Словно гонимые этим запахом, шли они куда глаза глядят, пока не упёрлись в дорогу, ту самую, которой так обрадовались несколько дней назад. Некогда тихий, заброшенный просёлок было теперь не узнать. Придорожный кустарник был выломан и выбит подчистую, и словно арматура проступили из-под земли пересекающие просёлок ободранные корневища. Людской гомон, лошадиное ржание и пронзительный скрип немазаных колёс поднимались до небес. Чумазые погонщики, кутаясь в тряпьё и щелкая бичами, шагали за стадами коров и овец, тряслись на телегах раненые и, переваливаясь на ухабах, тащились влекомые бычьими упряжками крытые фургоны и кибитки, из которых выглядывали женщины в разноцветных платках и накидках. По обочинам густо валила пехота, с круглыми и овальными щитами, закинутыми за спину и пиками взятыми на плечо, и в её толпах прокладывали себе путь скачущие всадники, наотмашь хлеща плетьми направо и налево.
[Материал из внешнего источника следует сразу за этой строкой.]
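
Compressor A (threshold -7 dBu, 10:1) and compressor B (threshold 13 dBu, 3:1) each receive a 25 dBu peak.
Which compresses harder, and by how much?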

А чуть поодаль, по бездорожью, чтоб не мешать общему движению, тянулись под присмотром конных конвоиров вереницы светловолосых пленников, связанных попарно.
Забыв об осторожности, путники стояли почти открыто в редком боярышнике, раскинувшемся по кромке леса, метрах в сорока от дороги, не в силах отвести взгляд от пёстрых полчищ, текущих перед ними бесконечной рекой.
Теперь ничего иного не оставалось, как только выжидать момент, когда дорога опустеет. Но момент этот всё не выдавался.